前を走りハザードランプを点滅させた優弥の車に、晴也は手を振り、晶に訊いた。
「えーっと……お疲れ、泊まるつもりでいたりする?」
晶はもったいぶって質問返しして来た。
「泊まって欲しい?」
「別に要らない」
「じゃあ泊まる」
晶は珍しく、車のCDプレイヤーを稼働させた。そして赤信号で、手早くCDをセットする。ケースを見せてもらうと、Sonate for Flute と書いてあった。
流れ始めたのは、1時間前に晶が若い2人と踊った曲だった。
「ヘンデルのフルートソナタって沢山あるんだけど、明るくて清潔な色気があるやつを選んだんだ」
余計な装飾を削ぎ落とされた、シンプルで美しいメロディが車の中に満ちる。
「ハルさんはクラシックは聴かない?」
「ほとんど聴かない」
「俺もイギリス行くまで聴かなかったけどな、バレエ音楽以外は」
音楽だけを聴くと、晴也にはそこに晶が言うような色気は感じられなかった。しかしあんな振りをつけたくなるのだから、晶には晴也と違う捉え方があるのだろう。そしてあのエロティックな振りが、この音楽に合っていたのが不思議だ。

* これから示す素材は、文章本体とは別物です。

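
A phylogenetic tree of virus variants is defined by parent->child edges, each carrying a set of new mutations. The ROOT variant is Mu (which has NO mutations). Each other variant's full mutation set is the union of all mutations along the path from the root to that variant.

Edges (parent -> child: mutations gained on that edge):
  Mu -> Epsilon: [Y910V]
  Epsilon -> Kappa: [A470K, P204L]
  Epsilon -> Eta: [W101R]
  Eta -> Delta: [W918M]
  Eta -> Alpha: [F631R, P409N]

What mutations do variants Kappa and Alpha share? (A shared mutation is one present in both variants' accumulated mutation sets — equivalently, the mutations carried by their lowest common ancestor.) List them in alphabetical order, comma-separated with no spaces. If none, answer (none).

Answer: Y910V

Derivation:
Accumulating mutations along path to Kappa:
  At Mu: gained [] -> total []
  At Epsilon: gained ['Y910V'] -> total ['Y910V']
  At Kappa: gained ['A470K', 'P204L'] -> total ['A470K', 'P204L', 'Y910V']
Mutations(Kappa) = ['A470K', 'P204L', 'Y910V']
Accumulating mutations along path to Alpha:
  At Mu: gained [] -> total []
  At Epsilon: gained ['Y910V'] -> total ['Y910V']
  At Eta: gained ['W101R'] -> total ['W101R', 'Y910V']
  At Alpha: gained ['F631R', 'P409N'] -> total ['F631R', 'P409N', 'W101R', 'Y910V']
Mutations(Alpha) = ['F631R', 'P409N', 'W101R', 'Y910V']
Intersection: ['A470K', 'P204L', 'Y910V'] ∩ ['F631R', 'P409N', 'W101R', 'Y910V'] = ['Y910V']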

「バロックってエロくてエモい、みたいな話で優さんと盛り上がってできたダンスでさ、タケルさんが手を入れて大学生が踊ったら、全く雰囲気変わると思うから楽しみ」
晶は無邪気に言いながら、ハンドルを切る。
「バロック……バッハやヘンデルは懐が深いんだよ、ポップスやジャズにアレンジしても芯が崩れないというか……優さんは音楽そのものじゃなくダンスでアレンジしてみたいってあの振りをつけたんだ、良かっただろ?」
「うん、何かお洒落な感じがした」
晴也は、澄んだ水が流れるようなフルートの細かい音を聴きながら言った。
晶はちらっと晴也を見てから、訊く。
「こんな話は楽しい?」
「うん、興味深いよ」
「よかった、ハルさんにはずっと俺の踊りの理解者でいてもらえそう……」
「理解者かどうかは微妙だけど、ずっとファンではいたいかな」
晴也の返事に、晶はえへへと子どもみたいな笑いかたをした。
「あれ、観てる人にエロく映るように作ったんだよな?」
晴也は晶に確認したくなってしまった。美智生共々勝手にエロ解釈したのだったら、ちょっと恥ずかしい。晶はふふっと笑う。
「水曜のお客様へのサービス的な?」
「というのは?」
「ゲイシチュエーションって何から生まれるかなって考えた、ちょい2次元的にね……トリオは『憧れ』で、デュオは『ライバル』がテーマ」
晶が角を曲がるためにハンドルを切ると、コインパーキングの看板が見えた。その奥に晴也のマンションが見えている。
「……いろいろ考えながらダンスやってるんだなぁ」
晴也は車がバックするピーピーという音を聞きながら、言った。
「創作ダンスはそれが楽しいから」
答える晶の運転はスマートだ。駐車場でみだりに切り返したり、ブレーキをがくんと踏んだりしない。今夜も軽自動車は、決して広くはないパーキングスペースにすっと収まった。
日付けが変わっているので、なるべく静かに部屋に入って、すぐに晶に風呂を使わせる。晴也は悩んだあげく、一番深い鍋に水を張って、バラを入れた。鍋の縁に白い花が咲き、美しいのだが、パスタかそうめんを茹でているようで、何とも妙な光景だった。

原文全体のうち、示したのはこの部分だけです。